PAICV acusa MpD de desrespeitar as deliberações da CNE sobre não retirada de cartazes e outras ilegalidades

23/03/2021 13:28 - Modificado em 23/03/2021 13:28

PAICV acusa o MPD de não estar a cumprir as deliberações da Comissão Nacional de Eleições, CNE, no que diz respeito a ilegalidades e irregularidades cometidas por este partido, em relação à legislação eleitoral vigente em Cabo Verde.

Para o mandatário da lista do PAICV, para as legislativas de 2021, pelo círculo de São Vicente, Graciano Nascimento, a CNE por ser o órgão que coordena e verifica a funcionalidade legal das eleições no país delibera e o MPD, não cumpre. Uma atitude que este responsável pela campanha do partido em São Vicente é, uma “demonstração clara de arrogância, prepotência, de falta de respeito por tudo aquilo que é legalidade e que se enquadra naquilo que tem sido o estilo do partido que sustenta o governo nesta legislatura”, acusa.

Em causa, Graciano Nascimento faz referência a várias queixas, analisadas pela instituição que regula as eleições em Cabo Verde, numa reunião, conforme este responsável, datada de 17 de março, onde foram analisadas variam queixas do PAICV e de outros partidos políticos em relação ao comportamento do MPD, em “clara violação da legislação eleitoral vigente no país”.

“Estamos a falar da questão do tempo de antena do partido que foi divulgado pela TCV, do lançamento do estudo do aeroporto em Santo Antão, do projecto da extensão do porto e do Centro de Saúde da ilha”, começa por citar Nascimento, que destaca, principalmente a colocação de cartazes do líder do MPD em mais que uma ilha, nomeadamente em São Vicente na sua sede de campanha na Rua de Lisboa.

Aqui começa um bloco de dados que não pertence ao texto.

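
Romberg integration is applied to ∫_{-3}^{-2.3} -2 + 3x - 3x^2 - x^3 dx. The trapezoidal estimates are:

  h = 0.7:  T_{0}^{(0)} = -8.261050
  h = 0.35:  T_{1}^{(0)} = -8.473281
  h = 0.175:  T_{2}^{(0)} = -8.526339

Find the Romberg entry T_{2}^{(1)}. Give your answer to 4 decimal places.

-8.5440

T_{2}^{(1)} = -8.526339 + (-8.526339 − (-8.473281))/3 = -8.544025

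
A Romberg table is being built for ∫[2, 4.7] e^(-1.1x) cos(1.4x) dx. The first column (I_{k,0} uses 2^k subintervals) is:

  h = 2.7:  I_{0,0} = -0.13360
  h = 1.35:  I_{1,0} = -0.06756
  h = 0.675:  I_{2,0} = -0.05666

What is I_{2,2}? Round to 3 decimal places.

Richardson extrapolation on the trapezoidal column (denominator 4−1=3):
I_{1,1} = -0.06756 + (-0.06756 − (-0.13360))/3 = -0.04555
I_{2,1} = (4·(-0.05666) − (-0.06756)) / 3 = -0.05303
I_{2,2} = -0.05303 + (-0.05303 − (-0.04555))/15 = -0.05353
(Column j=1 coincides with Simpson's rule on the same nodes.)

-0.054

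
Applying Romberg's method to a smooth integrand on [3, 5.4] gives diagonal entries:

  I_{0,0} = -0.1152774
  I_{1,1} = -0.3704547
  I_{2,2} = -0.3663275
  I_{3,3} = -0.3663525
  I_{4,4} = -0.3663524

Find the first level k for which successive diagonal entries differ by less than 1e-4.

k = 3

|I_{1,1} − I_{0,0}| = 0.2551773 ≥ 1e-4
|I_{2,2} − I_{1,1}| = 0.0041272 ≥ 1e-4
|I_{3,3} − I_{2,2}| = 0.0000250 < 1e-4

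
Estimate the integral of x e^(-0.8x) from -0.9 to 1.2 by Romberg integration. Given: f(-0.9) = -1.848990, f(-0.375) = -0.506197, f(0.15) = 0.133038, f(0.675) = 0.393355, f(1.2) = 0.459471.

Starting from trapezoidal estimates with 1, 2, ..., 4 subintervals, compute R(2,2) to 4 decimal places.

-0.2740

R(0,0) (trapezoid, 1 panel, h=2.1000): -1.458995
R(1,0) (trapezoid, 2 panels, h=1.0500): -0.589808
R(2,0) (trapezoid, 4 panels, h=0.5250): -0.354146
R(1,1) = -0.589808 + (-0.589808 − (-1.458995))/3 = -0.300079
R(2,1) = -0.354146 + (-0.354146 − (-0.589808))/3 = -0.275592
R(2,2) = -0.275592 + (-0.275592 − (-0.300079))/15 = -0.273960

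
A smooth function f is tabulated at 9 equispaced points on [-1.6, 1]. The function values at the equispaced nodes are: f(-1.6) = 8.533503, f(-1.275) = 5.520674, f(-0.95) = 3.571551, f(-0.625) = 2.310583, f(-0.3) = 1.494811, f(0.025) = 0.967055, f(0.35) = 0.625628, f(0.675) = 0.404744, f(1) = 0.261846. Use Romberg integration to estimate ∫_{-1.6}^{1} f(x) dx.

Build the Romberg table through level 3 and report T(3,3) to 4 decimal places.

T(0,0) (trapezoid, 1 panel, h=2.6000): 11.433954
T(1,0) (trapezoid, 2 panels, h=1.3000): 7.660231
T(2,0) (trapezoid, 4 panels, h=0.6500): 6.558282
T(3,0) (trapezoid, 8 panels, h=0.3250): 6.270134
T(1,1) = 7.660231 + (7.660231 − 11.433954)/3 = 6.402323
T(2,1) = 6.558282 + (6.558282 − 7.660231)/3 = 6.190966
T(3,1) = 6.270134 + (6.270134 − 6.558282)/3 = 6.174085
T(2,2) = 6.190966 + (6.190966 − 6.402323)/15 = 6.176876
T(3,2) = 6.174085 + (6.174085 − 6.190966)/15 = 6.172960
T(3,3) = 6.172960 + (6.172960 − 6.176876)/63 = 6.172898

6.1729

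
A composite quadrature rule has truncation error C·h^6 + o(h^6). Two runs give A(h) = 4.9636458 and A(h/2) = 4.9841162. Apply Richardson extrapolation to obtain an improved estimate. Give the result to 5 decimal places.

4.98444

The leading error scales as h^6; refining by a factor of 2 reduces it by 2^6 = 64.
Extrapolated value = (64·A(h/2) − A(h)) / (64 − 1)
= (64·4.9841162 − 4.9636458) / 63
= 314.0197910 / 63 = 4.9844411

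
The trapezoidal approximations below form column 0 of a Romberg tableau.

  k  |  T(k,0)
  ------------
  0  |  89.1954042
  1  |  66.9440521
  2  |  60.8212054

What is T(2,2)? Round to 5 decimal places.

58.73048

Richardson extrapolation on the trapezoidal column (denominator 4−1=3):
T(1,1) = 66.9440521 + (66.9440521 − 89.1954042)/3 = 59.5269347
T(2,1) = 60.8212054 + (60.8212054 − 66.9440521)/3 = 58.7802565
T(2,2) = (16·58.7802565 − 59.5269347) / 15 = 58.7304780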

Na sequência, diz que a CNE determinou a retirada imediata dos cartazes, só que em São Vicente esta deliberação ainda não foi cumprida pelo partido no poder, o que demonstra “uma falta de respeito gritante do Movimento para Democracia pelas instituições e legalidade do país”.

E ainda nas “diversas denúncias de ilegalidades e irregularidades” em relação a diferentes comissões de recenseamento no país, na diáspora e em particular na ilha de São Vicente.

Graciano Nascimento acusa o MpD de ser o responsável pelo “insucesso” no recenseamento eleitoral na ilha que ditou a perda de um mandato na configuração nacional dos círculos eleitorais, alegando a falta de condições criada para o funcionamento das comissões de recenseamento.

Tudo isso são situações graves que merecem uma análise cuidada do eleitorado cabo-verdiano.

Portanto, para Graciano Nascimento, esta postura do partido que quer a renovação do mandato, mostra a posição de tamanho descontrolo e convicção e a governação que é profundamente negativa. “E todas estas ações demonstram uma consciência pesada quanto ao desempenho nos últimos anos. Uma demonstração da fragilidade, mas que não pode ser feita a custa da legalidade do país”.

“Pede a renovação do mandato, mas que age com prepotência e que não merece governar”, conclui este mandatário.